Si la vigueur des prix dans le secteur des services endommage la confiance dans le processus de désinflation, la présidente de la BCE Christine Lagarde a un peu relativisé ce phénomène le justifiant entre autres par des évènements ponctuels. Toujours dépendant des données, le Conseil des gouverneurs devrait décider d’une seconde baisse de ses taux à la fin de l’été.
Christine Lagarde, présidente de la Banque centrale européenne - KIRILL KUDRYAVTSEV / AFP
Christine Lagarde, présidente de la Banque centrale européenne - KIRILL KUDRYAVTSEV / AFP

En zone euro, la baisse des taux de la Banque centrale n’aura pas fait la passe de deux. Alors que le Conseil des gouverneurs de la Banque centrale européenne (BCE) avait décidé de diminuer de 25 points de base l’ensemble de ses taux directeurs lors de sa réunion de politique monétaire des 5 et 6 juin, il s’est cette fois-ci abstenu.

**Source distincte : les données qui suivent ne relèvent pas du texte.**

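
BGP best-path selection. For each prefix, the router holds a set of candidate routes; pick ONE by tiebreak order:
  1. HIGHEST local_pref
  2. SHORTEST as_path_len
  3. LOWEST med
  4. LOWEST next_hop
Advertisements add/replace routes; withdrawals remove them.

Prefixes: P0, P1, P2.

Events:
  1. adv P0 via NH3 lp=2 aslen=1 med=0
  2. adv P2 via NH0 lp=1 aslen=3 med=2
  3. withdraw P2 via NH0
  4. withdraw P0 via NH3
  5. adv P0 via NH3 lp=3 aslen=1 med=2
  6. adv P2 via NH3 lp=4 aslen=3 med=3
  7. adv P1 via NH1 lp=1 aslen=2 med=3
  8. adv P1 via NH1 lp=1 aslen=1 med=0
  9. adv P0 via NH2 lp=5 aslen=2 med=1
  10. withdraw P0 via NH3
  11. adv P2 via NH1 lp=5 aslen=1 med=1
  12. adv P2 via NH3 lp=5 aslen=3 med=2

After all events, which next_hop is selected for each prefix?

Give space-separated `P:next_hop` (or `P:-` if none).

Op 1: best P0=NH3 P1=- P2=-
Op 2: best P0=NH3 P1=- P2=NH0
Op 3: best P0=NH3 P1=- P2=-
Op 4: best P0=- P1=- P2=-
Op 5: best P0=NH3 P1=- P2=-
Op 6: best P0=NH3 P1=- P2=NH3
Op 7: best P0=NH3 P1=NH1 P2=NH3
Op 8: best P0=NH3 P1=NH1 P2=NH3
Op 9: best P0=NH2 P1=NH1 P2=NH3
Op 10: best P0=NH2 P1=NH1 P2=NH3
Op 11: best P0=NH2 P1=NH1 P2=NH1
Op 12: best P0=NH2 P1=NH1 P2=NH1

Answer: P0:NH2 P1:NH1 P2:NH1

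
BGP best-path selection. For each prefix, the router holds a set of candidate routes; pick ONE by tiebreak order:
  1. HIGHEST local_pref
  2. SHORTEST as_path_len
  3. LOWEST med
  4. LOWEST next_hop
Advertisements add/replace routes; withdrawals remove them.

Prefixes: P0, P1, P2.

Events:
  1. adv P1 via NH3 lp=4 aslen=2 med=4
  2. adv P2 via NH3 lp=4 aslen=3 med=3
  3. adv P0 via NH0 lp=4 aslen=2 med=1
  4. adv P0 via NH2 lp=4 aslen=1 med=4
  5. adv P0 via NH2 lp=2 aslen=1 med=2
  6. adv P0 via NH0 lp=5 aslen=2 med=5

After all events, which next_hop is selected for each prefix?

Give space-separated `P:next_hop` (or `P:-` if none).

Answer: P0:NH0 P1:NH3 P2:NH3

Derivation:
Op 1: best P0=- P1=NH3 P2=-
Op 2: best P0=- P1=NH3 P2=NH3
Op 3: best P0=NH0 P1=NH3 P2=NH3
Op 4: best P0=NH2 P1=NH3 P2=NH3
Op 5: best P0=NH0 P1=NH3 P2=NH3
Op 6: best P0=NH0 P1=NH3 P2=NH3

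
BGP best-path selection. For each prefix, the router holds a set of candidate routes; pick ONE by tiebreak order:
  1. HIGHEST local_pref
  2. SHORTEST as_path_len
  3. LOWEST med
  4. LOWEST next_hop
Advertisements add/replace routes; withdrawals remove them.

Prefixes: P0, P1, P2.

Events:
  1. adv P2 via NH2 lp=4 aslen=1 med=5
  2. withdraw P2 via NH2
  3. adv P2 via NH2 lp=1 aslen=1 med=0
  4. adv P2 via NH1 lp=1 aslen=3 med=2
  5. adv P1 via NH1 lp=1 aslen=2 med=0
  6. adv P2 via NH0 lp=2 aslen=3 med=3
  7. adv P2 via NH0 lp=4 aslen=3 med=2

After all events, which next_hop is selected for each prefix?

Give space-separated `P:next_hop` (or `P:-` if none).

Answer: P0:- P1:NH1 P2:NH0

Derivation:
Op 1: best P0=- P1=- P2=NH2
Op 2: best P0=- P1=- P2=-
Op 3: best P0=- P1=- P2=NH2
Op 4: best P0=- P1=- P2=NH2
Op 5: best P0=- P1=NH1 P2=NH2
Op 6: best P0=- P1=NH1 P2=NH0
Op 7: best P0=- P1=NH1 P2=NH0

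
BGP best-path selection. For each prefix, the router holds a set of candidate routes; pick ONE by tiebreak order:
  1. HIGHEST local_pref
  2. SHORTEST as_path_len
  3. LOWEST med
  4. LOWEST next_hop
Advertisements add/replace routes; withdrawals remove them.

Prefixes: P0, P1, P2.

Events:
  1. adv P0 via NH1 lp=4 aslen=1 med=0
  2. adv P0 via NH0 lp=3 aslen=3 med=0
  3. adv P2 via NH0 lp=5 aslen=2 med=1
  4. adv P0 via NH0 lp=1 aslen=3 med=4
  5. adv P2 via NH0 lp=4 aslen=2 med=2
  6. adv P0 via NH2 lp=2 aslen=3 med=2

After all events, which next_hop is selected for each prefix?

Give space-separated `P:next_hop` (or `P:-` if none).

Answer: P0:NH1 P1:- P2:NH0

Derivation:
Op 1: best P0=NH1 P1=- P2=-
Op 2: best P0=NH1 P1=- P2=-
Op 3: best P0=NH1 P1=- P2=NH0
Op 4: best P0=NH1 P1=- P2=NH0
Op 5: best P0=NH1 P1=- P2=NH0
Op 6: best P0=NH1 P1=- P2=NH0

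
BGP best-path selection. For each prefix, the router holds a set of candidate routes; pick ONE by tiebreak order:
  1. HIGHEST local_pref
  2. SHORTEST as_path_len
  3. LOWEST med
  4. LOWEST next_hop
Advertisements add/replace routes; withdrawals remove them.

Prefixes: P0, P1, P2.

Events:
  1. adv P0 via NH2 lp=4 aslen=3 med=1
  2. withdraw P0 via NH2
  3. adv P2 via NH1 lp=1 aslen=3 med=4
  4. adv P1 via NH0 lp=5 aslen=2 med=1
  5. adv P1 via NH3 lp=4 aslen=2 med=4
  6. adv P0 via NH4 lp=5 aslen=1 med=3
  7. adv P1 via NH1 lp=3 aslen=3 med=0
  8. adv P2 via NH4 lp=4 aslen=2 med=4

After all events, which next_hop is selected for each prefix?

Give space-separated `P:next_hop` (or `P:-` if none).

Op 1: best P0=NH2 P1=- P2=-
Op 2: best P0=- P1=- P2=-
Op 3: best P0=- P1=- P2=NH1
Op 4: best P0=- P1=NH0 P2=NH1
Op 5: best P0=- P1=NH0 P2=NH1
Op 6: best P0=NH4 P1=NH0 P2=NH1
Op 7: best P0=NH4 P1=NH0 P2=NH1
Op 8: best P0=NH4 P1=NH0 P2=NH4

Answer: P0:NH4 P1:NH0 P2:NH4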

De sorte que le taux d’intérêt de la facilité de dépôt, le plus important d’entre eux, se situe toujours à 3,75 %.

Le comportement de l’inflation sous-jacente (hors alimentation et énergie) ces derniers temps semble avoir joué un rôle dans la décision de l’institution de Francfort. “Les tensions sur les prix d’origine interne demeurent fortes, les prix des services augmentent à un rythme élevé et l’inflation globale devrait rester supérieure à l’objectif pendant une grande partie de l’année prochaine”, a déclaré Christine Lagarde, présidente de la BCE, à l’occasion de sa conférence de presse.

Pour autant, la Française n’a pas paru alarmiste. Certes, “les salaires continuent d’augmenter à un rythme élevé, rattrapant ainsi la période passée de forte inflation. La hausse des salaires nominaux, conjuguée à la faiblesse de la productivité, a contribué à la croissance des coûts unitaires de main-d’œuvre, même si celle-ci s’est quelque peu ralentie au cours du premier trimestre de cette année”, a-t-elle pointé, faisant valoir qu’en raison de l’échelonnement des ajustements salariaux et de la contribution importante des paiements exceptionnels, la croissance des coûts salariaux restera probablement élevée à court terme.

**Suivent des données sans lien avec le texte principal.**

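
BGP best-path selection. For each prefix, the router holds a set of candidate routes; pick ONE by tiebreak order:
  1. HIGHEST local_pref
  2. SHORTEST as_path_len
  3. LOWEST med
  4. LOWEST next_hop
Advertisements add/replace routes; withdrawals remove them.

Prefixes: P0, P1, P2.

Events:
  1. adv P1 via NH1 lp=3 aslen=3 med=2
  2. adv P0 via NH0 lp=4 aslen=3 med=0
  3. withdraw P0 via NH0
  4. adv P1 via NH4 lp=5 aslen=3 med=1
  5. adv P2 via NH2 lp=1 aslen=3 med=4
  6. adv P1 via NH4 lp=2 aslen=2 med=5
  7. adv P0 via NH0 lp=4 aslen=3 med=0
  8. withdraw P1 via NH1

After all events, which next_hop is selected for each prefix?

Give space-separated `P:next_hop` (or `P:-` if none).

Op 1: best P0=- P1=NH1 P2=-
Op 2: best P0=NH0 P1=NH1 P2=-
Op 3: best P0=- P1=NH1 P2=-
Op 4: best P0=- P1=NH4 P2=-
Op 5: best P0=- P1=NH4 P2=NH2
Op 6: best P0=- P1=NH1 P2=NH2
Op 7: best P0=NH0 P1=NH1 P2=NH2
Op 8: best P0=NH0 P1=NH4 P2=NH2

Answer: P0:NH0 P1:NH4 P2:NH2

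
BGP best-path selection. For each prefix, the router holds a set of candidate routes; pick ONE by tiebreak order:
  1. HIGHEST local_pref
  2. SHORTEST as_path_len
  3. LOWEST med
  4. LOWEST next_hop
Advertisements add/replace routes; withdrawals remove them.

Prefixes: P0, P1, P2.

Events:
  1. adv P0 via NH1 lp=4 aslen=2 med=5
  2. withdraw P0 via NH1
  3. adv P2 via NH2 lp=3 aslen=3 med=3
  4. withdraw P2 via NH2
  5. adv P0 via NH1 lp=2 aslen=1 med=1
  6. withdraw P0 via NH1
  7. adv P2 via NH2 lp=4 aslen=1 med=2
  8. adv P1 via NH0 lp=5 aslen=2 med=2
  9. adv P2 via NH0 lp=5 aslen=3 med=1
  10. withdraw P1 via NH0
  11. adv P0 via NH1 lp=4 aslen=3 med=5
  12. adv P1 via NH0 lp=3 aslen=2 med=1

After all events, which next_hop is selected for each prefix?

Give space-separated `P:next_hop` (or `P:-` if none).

Op 1: best P0=NH1 P1=- P2=-
Op 2: best P0=- P1=- P2=-
Op 3: best P0=- P1=- P2=NH2
Op 4: best P0=- P1=- P2=-
Op 5: best P0=NH1 P1=- P2=-
Op 6: best P0=- P1=- P2=-
Op 7: best P0=- P1=- P2=NH2
Op 8: best P0=- P1=NH0 P2=NH2
Op 9: best P0=- P1=NH0 P2=NH0
Op 10: best P0=- P1=- P2=NH0
Op 11: best P0=NH1 P1=- P2=NH0
Op 12: best P0=NH1 P1=NH0 P2=NH0

Answer: P0:NH1 P1:NH0 P2:NH0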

Reste que, “les données récentes sur la rémunération par employé ont été conformes aux attentes et les derniers indicateurs d’enquête signalent que la croissance des salaires se modérera au cours de l’année prochaine”, a tenu à préciser Christine Lagarde. En outre, les bénéfices des entreprises se sont contractés au premier trimestre, contribuant à compenser les effets inflationnistes de la hausse des coûts unitaires de main-d’œuvre, et les données d’enquête suggèrent que les bénéfices devraient continuer à être freinés à court terme, a-t-elle ajouté.

Interrogée sur la possibilité d’une baisse des taux d’intérêt lors de la réunion du Conseil des gouverneurs le 12 septembre, Christine Lagarde a rétorqué que la question était "largement ouverte". Le consensus des économistes, lui, parie sur une baisse de 25 points de base à la fin de l’été. "Bien que la déclaration d’aujourd’hui ait réitéré que toutes les décisions dépendront des données, nous continuons à penser que la prochaine baisse des taux aura lieu en septembre - un point de vue qui est soutenu par les commentaires récents de certains responsables de la BCE", estime Jessica Hinds, directrice chez Fitch Ratings. "Bien que certaines données récentes sur l’inflation soient moins favorables, la BCE a excusé certaines d’entre elles", a remarqué Mark Wall, Chief European Economist chez Deutsche Bank Research. L’institution de Francfort "s’appuie sur les tendances et regarde au-delà du bruit, conformément à son principe de 'dépendance à l’égard des données et non des points de données'", rappelle l’économiste.